On Sunday, 22 December 2013 at 21:07:11 UTC, Charles McAnany
wrote:
Friends,
I'm writing a little molecular simulator. Without boring you
with the details, here's the gist of it:
struct Atom{
double x, vx;
double interaction(Atom a2){
return (a2.x-this.x)^^2; //more complicated in reality
}
}
main(){
Atom[] atoms = (a bunch of atoms in random positions);
foreach(timestep; 1..1000){ //L0
foreach(atom; atoms){ //L1
foreach(partner; atoms){ //L2
atom.vx += atom.interaction(partner)/mass;
//F=ma
}
}
foreach(atom; atoms){ //L3
atom.x += atom.vx * deltaT;
}
}
}
So here's the conundrum: How do I parallelize this efficiently?

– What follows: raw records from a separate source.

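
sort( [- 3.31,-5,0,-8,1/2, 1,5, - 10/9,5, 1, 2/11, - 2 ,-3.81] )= [ - 8, - 5,  -  3.81, - 3.31,-2,- 10/9, 0, 2/11, 1/2,1, 1, 5, 5 ] 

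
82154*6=492924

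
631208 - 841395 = - 210187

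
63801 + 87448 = 151249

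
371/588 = 53/84 = 0.63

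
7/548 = 7/548  =  0.01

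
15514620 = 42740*363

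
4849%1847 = 1155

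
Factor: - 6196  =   - 2^2*1549^1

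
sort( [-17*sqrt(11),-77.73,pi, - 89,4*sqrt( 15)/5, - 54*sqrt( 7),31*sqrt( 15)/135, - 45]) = [ - 54*sqrt( 7), - 89, - 77.73, - 17*sqrt( 11), - 45,31*sqrt (15)/135,4*sqrt( 15)/5,pi]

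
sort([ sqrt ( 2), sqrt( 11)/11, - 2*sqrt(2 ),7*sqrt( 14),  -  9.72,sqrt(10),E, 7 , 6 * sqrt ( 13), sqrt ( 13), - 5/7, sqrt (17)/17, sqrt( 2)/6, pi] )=[ - 9.72, - 2 *sqrt(2 ), - 5/7, sqrt(2 )/6, sqrt(17)/17, sqrt(11)/11, sqrt(2), E, pi,sqrt(10),sqrt(13),7, 6*sqrt( 13),7*sqrt(14)]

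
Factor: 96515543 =5879^1*16417^1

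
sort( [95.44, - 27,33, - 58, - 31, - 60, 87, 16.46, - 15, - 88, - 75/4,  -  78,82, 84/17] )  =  [ - 88, - 78,-60, - 58, - 31, - 27, - 75/4, - 15,84/17,16.46, 33, 82,87 , 95.44]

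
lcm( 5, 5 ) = 5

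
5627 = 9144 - 3517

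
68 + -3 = 65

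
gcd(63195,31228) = 1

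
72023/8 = 72023/8 = 9002.88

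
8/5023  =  8/5023 =0.00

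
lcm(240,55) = 2640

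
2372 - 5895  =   - 3523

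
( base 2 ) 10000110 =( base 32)46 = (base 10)134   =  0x86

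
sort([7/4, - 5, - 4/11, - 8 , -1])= [ - 8, - 5,- 1, - 4/11, 7/4 ] 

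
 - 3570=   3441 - 7011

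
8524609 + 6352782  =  14877391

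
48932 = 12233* 4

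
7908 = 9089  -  1181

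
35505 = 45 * 789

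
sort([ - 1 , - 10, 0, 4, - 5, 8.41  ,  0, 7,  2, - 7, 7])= [ - 10 , - 7, - 5, - 1,0,0,2 , 4, 7, 7,8.41]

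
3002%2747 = 255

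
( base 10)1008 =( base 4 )33300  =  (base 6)4400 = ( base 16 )3f0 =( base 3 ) 1101100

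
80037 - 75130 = 4907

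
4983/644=4983/644  =  7.74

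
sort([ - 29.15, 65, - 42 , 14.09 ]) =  [ - 42, - 29.15, 14.09,65 ]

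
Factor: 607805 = 5^1*11^1* 43^1*257^1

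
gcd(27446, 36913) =1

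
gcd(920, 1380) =460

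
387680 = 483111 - 95431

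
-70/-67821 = 70/67821  =  0.00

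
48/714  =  8/119=0.07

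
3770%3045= 725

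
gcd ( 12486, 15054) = 6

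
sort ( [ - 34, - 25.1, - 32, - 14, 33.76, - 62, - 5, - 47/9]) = [ - 62, - 34, - 32, - 25.1, - 14,  -  47/9, - 5, 33.76 ] 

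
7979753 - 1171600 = 6808153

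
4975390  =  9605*518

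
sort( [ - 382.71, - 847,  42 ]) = [ - 847,- 382.71, 42 ] 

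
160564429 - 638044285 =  - 477479856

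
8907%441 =87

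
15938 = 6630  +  9308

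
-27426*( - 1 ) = 27426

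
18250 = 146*125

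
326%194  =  132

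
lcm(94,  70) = 3290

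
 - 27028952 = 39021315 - 66050267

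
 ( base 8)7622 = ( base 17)DD8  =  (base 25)69b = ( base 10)3986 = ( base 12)2382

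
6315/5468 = 6315/5468 = 1.15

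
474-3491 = - 3017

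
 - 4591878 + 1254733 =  - 3337145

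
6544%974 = 700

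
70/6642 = 35/3321= 0.01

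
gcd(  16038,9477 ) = 729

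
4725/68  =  69+33/68  =  69.49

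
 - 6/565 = - 6/565 = -  0.01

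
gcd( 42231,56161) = 7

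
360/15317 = 360/15317=0.02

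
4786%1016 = 722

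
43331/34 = 1274+15/34 = 1274.44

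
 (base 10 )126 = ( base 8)176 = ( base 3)11200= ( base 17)77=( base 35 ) 3l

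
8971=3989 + 4982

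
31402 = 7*4486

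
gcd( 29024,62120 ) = 8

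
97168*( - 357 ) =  - 34688976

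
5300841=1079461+4221380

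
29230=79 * 370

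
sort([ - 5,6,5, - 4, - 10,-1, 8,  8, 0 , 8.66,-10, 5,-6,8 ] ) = [ - 10, - 10, - 6, - 5, - 4, - 1, 0, 5, 5,6, 8, 8, 8,8.66]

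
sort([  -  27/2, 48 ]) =[-27/2,48 ] 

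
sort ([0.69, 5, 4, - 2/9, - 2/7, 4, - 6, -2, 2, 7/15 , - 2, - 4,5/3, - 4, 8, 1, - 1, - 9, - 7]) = [ - 9, - 7, - 6,- 4 , - 4,  -  2, - 2, - 1, - 2/7, - 2/9, 7/15, 0.69, 1 , 5/3, 2,4,  4,5, 8 ]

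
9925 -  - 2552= 12477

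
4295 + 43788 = 48083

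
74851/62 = 1207+ 17/62 = 1207.27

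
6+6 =12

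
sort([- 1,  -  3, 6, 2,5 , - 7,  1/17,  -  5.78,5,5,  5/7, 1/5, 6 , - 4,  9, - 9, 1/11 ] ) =[ - 9, - 7,-5.78 ,-4, - 3, - 1,  1/17,1/11,1/5, 5/7,2,5,5,5 , 6, 6,9]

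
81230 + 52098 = 133328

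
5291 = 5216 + 75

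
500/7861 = 500/7861 = 0.06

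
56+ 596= 652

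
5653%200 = 53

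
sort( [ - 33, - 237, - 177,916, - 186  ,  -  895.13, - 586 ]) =[ - 895.13 ,-586, - 237, - 186, - 177, - 33,916 ]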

The first loop, L0, is not parallelizable at all, and I think
the best speedup will be in parallelizing L1. But I immediately
run into trouble: all the threads need access to all of atoms,
and every atom's position is changed on every pass through L0.

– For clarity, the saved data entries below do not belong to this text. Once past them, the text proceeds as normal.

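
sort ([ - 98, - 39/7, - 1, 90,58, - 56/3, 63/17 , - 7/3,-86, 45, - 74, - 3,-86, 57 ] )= [ - 98, - 86,-86, - 74 , - 56/3,- 39/7, - 3, - 7/3, - 1, 63/17,45, 57,58,90 ] 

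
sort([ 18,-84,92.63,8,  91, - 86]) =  [ - 86, - 84,8,18, 91 , 92.63]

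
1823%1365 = 458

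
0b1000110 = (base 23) 31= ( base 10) 70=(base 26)2i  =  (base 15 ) 4A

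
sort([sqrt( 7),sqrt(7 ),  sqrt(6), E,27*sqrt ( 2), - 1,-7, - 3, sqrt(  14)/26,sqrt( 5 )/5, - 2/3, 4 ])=[ - 7, - 3, - 1, - 2/3,sqrt( 14)/26,sqrt ( 5) /5, sqrt( 6), sqrt(  7),sqrt( 7),E,4,27 * sqrt(2)]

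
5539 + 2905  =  8444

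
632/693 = 632/693 = 0.91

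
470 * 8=3760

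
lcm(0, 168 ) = 0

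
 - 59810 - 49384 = -109194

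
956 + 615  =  1571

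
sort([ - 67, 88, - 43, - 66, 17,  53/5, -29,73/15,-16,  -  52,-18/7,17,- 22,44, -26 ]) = [ - 67, - 66,- 52, - 43,  -  29 , - 26, - 22, - 16,-18/7,73/15,53/5,17,17,44,88]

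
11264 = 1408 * 8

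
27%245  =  27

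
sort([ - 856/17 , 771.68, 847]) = [ - 856/17,771.68, 847]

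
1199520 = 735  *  1632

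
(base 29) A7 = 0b100101001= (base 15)14C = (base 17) 108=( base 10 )297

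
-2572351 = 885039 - 3457390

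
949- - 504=1453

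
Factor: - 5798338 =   -  2^1  *7^1*13^1*31859^1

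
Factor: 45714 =2^1*3^1*19^1*401^1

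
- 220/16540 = -1+816/827  =  - 0.01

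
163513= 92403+71110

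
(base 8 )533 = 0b101011011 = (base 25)dm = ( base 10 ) 347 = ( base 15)182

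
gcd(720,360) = 360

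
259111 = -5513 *(-47) 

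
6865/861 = 6865/861 = 7.97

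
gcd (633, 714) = 3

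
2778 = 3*926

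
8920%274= 152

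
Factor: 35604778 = 2^1*11^1 *1618399^1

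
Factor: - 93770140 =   -  2^2*5^1 * 1553^1*3019^1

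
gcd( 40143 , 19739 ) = 1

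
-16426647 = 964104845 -980531492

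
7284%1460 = 1444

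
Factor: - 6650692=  - 2^2*41^1*107^1*379^1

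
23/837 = 23/837 = 0.03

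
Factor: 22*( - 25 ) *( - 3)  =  2^1*3^1*5^2*11^1=1650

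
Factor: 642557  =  642557^1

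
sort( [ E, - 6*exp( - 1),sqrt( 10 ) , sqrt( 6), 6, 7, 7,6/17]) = [ - 6*exp(-1 ), 6/17, sqrt(6 ), E, sqrt(10 ), 6, 7 , 7]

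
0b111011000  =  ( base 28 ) go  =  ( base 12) 334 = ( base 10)472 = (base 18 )184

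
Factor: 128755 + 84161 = 212916 = 2^2*3^1 * 11^1*1613^1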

So to do this purely with message passing would involve copying
the entirety of atoms to every thread every L0 pass. Clearly,
shared state is desirable.
But I don't need to be careful about the shared state at all;
L1 only reads Atom.x, and only writes Atom.vx. L3 only reads
Atom.vx and only writes Atom.x There's no data dependency at
all inside L1 and L3.
Is there a way to inform the compiler of this without just
aggressively casting things to shared and immutable?

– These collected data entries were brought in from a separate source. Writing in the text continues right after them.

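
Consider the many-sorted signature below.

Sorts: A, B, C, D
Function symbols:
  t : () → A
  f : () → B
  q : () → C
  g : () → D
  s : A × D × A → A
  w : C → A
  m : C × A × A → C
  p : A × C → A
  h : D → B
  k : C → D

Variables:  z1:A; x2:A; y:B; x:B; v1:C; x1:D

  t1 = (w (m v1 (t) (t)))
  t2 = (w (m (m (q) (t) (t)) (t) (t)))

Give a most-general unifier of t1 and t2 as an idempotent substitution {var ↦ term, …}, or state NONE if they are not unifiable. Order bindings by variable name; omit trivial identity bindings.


{v1 ↦ (m (q) (t) (t))}


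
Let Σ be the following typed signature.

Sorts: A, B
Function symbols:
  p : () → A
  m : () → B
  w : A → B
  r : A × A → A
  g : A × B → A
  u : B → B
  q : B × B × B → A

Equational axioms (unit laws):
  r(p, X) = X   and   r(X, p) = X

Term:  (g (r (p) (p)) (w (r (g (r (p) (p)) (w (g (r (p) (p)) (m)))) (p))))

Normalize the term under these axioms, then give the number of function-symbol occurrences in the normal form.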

On that note, how do you pass a reference to a thread (via
send) without the compiler yelling at you? Do you
cast(immutable Atom[]) on send and cast(Atom[]) on receive?
If you're doing a range limited interaction, partition the atoms
spatially and have each core handle a fixed 3D volume. Check out
the NT method
http://www.cs.cmu.edu/afs/cs/academic/class/15869-f11/www/readings/shaw05_ntmethod.pdf
When the core that owns an atom detects that it may be in
interaction range for atom(s) owned by another core, send updates
to that other core.